Naloni Mitoni is a Javanese prenatal ceremony held during the seventh month (tujuh bulan in Indonesia) of a woman's first pregnancy. The mother-to-be is wrapped in seven layers of batik and doused with water, to wish her good tidings. Food served in the occasion are:
Fruit rujak: a special fruit rujak is made for this occasion, and later served to the mother-to-be and her guests, primarily her female friends. It is widely known that the sweet, spicy and sour tastes of fruit rujak are adored by pregnant women. It consists of slices of assorted tropical fruits, such as jambu air (water apple), pineapple, raw mangos, bengkoang (jicama), cucumber, kedondong, raw red ubi jalar (sweet potato) and jeruk bali (pomelo).
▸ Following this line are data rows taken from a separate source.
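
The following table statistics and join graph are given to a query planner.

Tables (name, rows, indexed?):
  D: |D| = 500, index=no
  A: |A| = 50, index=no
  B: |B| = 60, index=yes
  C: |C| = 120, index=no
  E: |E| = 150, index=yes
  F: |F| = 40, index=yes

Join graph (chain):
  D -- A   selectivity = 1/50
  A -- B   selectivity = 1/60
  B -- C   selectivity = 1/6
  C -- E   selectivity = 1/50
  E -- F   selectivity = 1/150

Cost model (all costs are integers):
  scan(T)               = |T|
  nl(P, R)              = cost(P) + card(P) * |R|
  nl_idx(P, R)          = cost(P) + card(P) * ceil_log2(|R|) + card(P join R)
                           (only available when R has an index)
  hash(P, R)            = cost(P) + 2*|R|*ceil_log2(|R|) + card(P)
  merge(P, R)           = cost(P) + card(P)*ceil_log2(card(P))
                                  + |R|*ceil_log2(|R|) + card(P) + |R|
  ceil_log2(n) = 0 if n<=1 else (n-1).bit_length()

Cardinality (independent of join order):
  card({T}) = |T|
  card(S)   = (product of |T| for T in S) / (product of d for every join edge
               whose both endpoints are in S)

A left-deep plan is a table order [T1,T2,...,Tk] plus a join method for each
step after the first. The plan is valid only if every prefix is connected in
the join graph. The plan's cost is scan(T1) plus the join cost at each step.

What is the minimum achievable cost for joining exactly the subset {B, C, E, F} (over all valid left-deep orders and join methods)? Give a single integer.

Selinger DP over subsets of {B,C,E,F}:
  {B}: scan cost=60, card=60
  {C}: scan cost=120, card=120
  {E}: scan cost=150, card=150
  {F}: scan cost=40, card=40
  {BC}: card=1200; try (B,hash)→960, (C,merge)→1440, (B,merge)→1500, (C,hash)→1800, (B,nl_idx)→2040, (C,nl)→7260 …(+1); best=960 via (B,hash)
  {CE}: card=360; try (E,nl_idx)→1440, (C,hash)→1980, (E,merge)→2430, (C,merge)→2460, (E,hash)→2640, (E,nl)→18120 …(+1); best=1440 via (E,nl_idx)
  {EF}: card=40; try (E,nl_idx)→400, (F,hash)→780, (F,nl_idx)→1090, (E,merge)→1670, (F,merge)→1780, (E,hash)→2480 …(+2); best=400 via (E,nl_idx)
  {BCE}: card=3600; try (B,hash)→2520, (E,hash)→4560, (B,merge)→5460, (B,nl_idx)→7200, (E,nl_idx)→14160, (E,merge)→16710 …(+2); best=2520 via (B,hash)
  {CEF}: card=96; try (C,merge)→1640, (C,hash)→2120, (F,hash)→2280, (F,nl_idx)→3696, (C,nl)→5200, (F,merge)→5320 …(+1); best=1640 via (C,merge)
  {BCEF}: card=960; try (B,hash)→2456, (B,merge)→2828, (B,nl_idx)→3176, (F,hash)→6600, (B,nl)→7400, (F,nl_idx)→25080 …(+2); best=2456 via (B,hash)

2456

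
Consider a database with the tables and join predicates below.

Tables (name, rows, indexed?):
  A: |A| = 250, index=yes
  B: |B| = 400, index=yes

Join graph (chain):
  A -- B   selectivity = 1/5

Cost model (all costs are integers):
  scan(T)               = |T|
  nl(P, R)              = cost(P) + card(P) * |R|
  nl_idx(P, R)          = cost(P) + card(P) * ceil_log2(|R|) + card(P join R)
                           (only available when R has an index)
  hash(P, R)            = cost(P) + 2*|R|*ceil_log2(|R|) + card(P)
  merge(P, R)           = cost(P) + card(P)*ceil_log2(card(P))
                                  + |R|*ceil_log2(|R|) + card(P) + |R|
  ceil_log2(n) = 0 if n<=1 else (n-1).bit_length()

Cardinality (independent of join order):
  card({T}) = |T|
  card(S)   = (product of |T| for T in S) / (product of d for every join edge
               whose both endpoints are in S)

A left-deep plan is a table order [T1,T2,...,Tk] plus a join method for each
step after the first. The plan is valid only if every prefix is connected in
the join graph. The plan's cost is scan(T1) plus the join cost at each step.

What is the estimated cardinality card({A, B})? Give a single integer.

20000

Tables in S: A(250), B(400)
Edges inside S: A-B(d=5)
numerator = 250 * 400 = 100000
denominator = 5 = 5
card(S) = 100000 / 5 = 20000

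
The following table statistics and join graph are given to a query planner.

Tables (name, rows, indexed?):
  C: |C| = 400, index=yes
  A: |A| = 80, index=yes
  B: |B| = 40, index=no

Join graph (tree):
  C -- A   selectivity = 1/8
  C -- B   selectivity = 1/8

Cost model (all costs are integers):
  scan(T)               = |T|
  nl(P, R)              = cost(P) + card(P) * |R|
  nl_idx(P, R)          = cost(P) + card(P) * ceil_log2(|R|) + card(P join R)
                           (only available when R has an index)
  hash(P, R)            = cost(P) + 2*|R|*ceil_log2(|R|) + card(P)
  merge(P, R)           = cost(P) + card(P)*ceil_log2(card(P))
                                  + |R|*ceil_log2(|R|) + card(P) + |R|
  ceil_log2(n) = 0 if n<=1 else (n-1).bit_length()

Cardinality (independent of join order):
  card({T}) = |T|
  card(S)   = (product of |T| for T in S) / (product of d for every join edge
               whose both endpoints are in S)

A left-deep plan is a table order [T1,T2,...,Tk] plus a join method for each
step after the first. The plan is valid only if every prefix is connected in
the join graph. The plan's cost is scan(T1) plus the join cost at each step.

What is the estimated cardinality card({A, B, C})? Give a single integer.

20000

Tables in S: A(80), B(40), C(400)
Edges inside S: C-A(d=8), C-B(d=8)
numerator = 80 * 40 * 400 = 1280000
denominator = 8 * 8 = 64
card(S) = 1280000 / 64 = 20000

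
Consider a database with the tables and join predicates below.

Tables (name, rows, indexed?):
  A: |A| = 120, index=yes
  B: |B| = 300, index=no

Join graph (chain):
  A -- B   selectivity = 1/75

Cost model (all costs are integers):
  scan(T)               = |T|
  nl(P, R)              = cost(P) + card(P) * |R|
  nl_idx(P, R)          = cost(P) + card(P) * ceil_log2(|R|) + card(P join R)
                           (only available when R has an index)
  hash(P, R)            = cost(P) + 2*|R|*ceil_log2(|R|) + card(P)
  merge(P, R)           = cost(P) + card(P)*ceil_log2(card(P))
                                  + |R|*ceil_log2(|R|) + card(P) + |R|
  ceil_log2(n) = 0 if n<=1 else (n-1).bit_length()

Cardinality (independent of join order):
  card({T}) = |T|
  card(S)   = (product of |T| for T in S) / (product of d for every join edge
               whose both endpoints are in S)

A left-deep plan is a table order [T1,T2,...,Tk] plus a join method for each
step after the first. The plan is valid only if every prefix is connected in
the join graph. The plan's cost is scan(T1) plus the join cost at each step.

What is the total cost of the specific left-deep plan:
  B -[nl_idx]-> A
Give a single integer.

step 1: scan B: cost=300, card=300
step 2: join A via nl_idx
    card(P join A) = 300*120/(75) = 480
    cost = 300 + 300*7 + 480 = 2880

2880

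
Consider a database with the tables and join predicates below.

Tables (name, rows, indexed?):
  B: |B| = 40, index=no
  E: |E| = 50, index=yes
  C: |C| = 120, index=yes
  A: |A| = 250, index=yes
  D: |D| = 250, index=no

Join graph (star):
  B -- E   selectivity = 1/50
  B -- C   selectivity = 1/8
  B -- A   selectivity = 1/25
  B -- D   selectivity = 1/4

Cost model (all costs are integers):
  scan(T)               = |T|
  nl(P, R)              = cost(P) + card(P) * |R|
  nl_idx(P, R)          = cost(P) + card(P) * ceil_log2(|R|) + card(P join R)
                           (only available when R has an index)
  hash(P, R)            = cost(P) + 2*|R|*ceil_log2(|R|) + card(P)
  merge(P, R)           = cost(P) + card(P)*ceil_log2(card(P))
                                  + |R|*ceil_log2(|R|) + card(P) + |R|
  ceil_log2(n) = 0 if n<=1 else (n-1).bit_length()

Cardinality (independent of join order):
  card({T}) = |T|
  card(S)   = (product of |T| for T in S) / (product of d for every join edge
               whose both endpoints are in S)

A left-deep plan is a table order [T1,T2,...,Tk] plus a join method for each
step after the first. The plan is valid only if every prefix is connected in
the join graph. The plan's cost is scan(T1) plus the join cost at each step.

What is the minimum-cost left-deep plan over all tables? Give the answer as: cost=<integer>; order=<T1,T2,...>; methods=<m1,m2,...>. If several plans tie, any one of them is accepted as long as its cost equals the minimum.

Selinger DP (subsets sized 1..n):
  {B}: scan cost=40, card=40
  {E}: scan cost=50, card=50
  {C}: scan cost=120, card=120
  {A}: scan cost=250, card=250
  {D}: scan cost=250, card=250
  {BE}: card=40; try (E,nl_idx)→320, (B,hash)→580, (E,merge)→670, (E,hash)→680, (B,merge)→680, (E,nl)→2040 …(+1); best=320 via (E,nl_idx)
  {BC}: card=600; try (B,hash)→720, (C,nl_idx)→920, (C,merge)→1280, (B,merge)→1360, (C,hash)→1760, (C,nl)→4840 …(+1); best=720 via (B,hash)
  {AB}: card=400; try (A,nl_idx)→760, (B,hash)→980, (A,merge)→2570, (B,merge)→2780, (A,hash)→4080, (A,nl)→10040 …(+1); best=760 via (A,nl_idx)
  {BD}: card=2500; try (B,hash)→980, (D,merge)→2570, (B,merge)→2780, (D,hash)→4080, (D,nl)→10040, (B,nl)→10250; best=980 via (B,hash)
  {BCE}: card=600; try (C,nl_idx)→1200, (C,merge)→1560, (E,hash)→1920, (C,hash)→2040, (E,nl_idx)→4920, (C,nl)→5120 …(+2); best=1200 via (C,nl_idx)
  {ABE}: card=400; try (A,nl_idx)→1040, (E,hash)→1760, (A,merge)→2850, (E,nl_idx)→3560, (A,hash)→4360, (E,merge)→5110 …(+2); best=1040 via (A,nl_idx)
  {BDE}: card=2500; try (D,merge)→2850, (E,hash)→4080, (D,hash)→4360, (D,nl)→10320, (E,nl_idx)→18480, (E,merge)→33830 …(+1); best=2850 via (D,merge)
  {ABC}: card=6000; try (C,hash)→2840, (A,hash)→5320, (C,merge)→5720, (C,nl_idx)→9560, (A,merge)→9570, (A,nl_idx)→11520 …(+2); best=2840 via (C,hash)
  {BCD}: card=37500; try (C,hash)→5160, (D,hash)→5320, (D,merge)→9570, (C,merge)→34440, (C,nl_idx)→55980, (D,nl)→150720 …(+1); best=5160 via (C,hash)
  {ABD}: card=25000; try (D,hash)→5160, (D,merge)→7010, (A,hash)→7480, (A,merge)→35730, (A,nl_idx)→45980, (D,nl)→100760 …(+1); best=5160 via (D,hash)
  {ABCE}: card=6000; try (C,hash)→3120, (A,hash)→5800, (C,merge)→6000, (E,hash)→9440, (C,nl_idx)→9840, (A,merge)→10050 …(+6); best=3120 via (C,hash)
  {BCDE}: card=37500; try (D,hash)→5800, (C,hash)→7030, (D,merge)→10050, (C,merge)→36310, (E,hash)→43260, (C,nl_idx)→57850 …(+5); best=5800 via (D,hash)
  {ABDE}: card=25000; try (D,hash)→5440, (D,merge)→7290, (A,hash)→9350, (E,hash)→30760, (A,merge)→37600, (A,nl_idx)→47850 …(+5); best=5440 via (D,hash)
  {ABCD}: card=375000; try (D,hash)→12840, (C,hash)→31840, (A,hash)→46660, (D,merge)→89090, (C,merge)→406120, (C,nl_idx)→555160 …(+5); best=12840 via (D,hash)
  {ABCDE}: card=375000; try (D,hash)→13120, (C,hash)→32120, (A,hash)→47300, (D,merge)→89370, (E,hash)→388440, (C,merge)→406400 …(+9); best=13120 via (D,hash)

cost=13120; order=B,E,A,C,D; methods=nl_idx,nl_idx,hash,hash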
The sweet and spicy-hot bumbu rujak dressing is made of water, gula jawa (palm sugar), asem jawa (tamarind), ground sauteed peanuts, terasi (shrimp paste), salt, bird's eye chili, and red chili pepper. The recipe of rujak for this ceremony is similar to typical Indonesian fruit rujak, with the exceptions that the fruits are roughly shredded instead of thinly sliced, and the jeruk bali (pomelo/pink grapefruit) is an essential ingredient. It is believed that if the rujak overall tastes sweet, the unborn would be a girl, and if it is spicy, the unborn baby would be a boy.
Tumpeng: the tumpeng is made of white rice, encircled by six smaller tumpengs. The dish is served in tampah, which is made of bamboo wood and banana leaf.
Family members and friends usually gather for the occasion.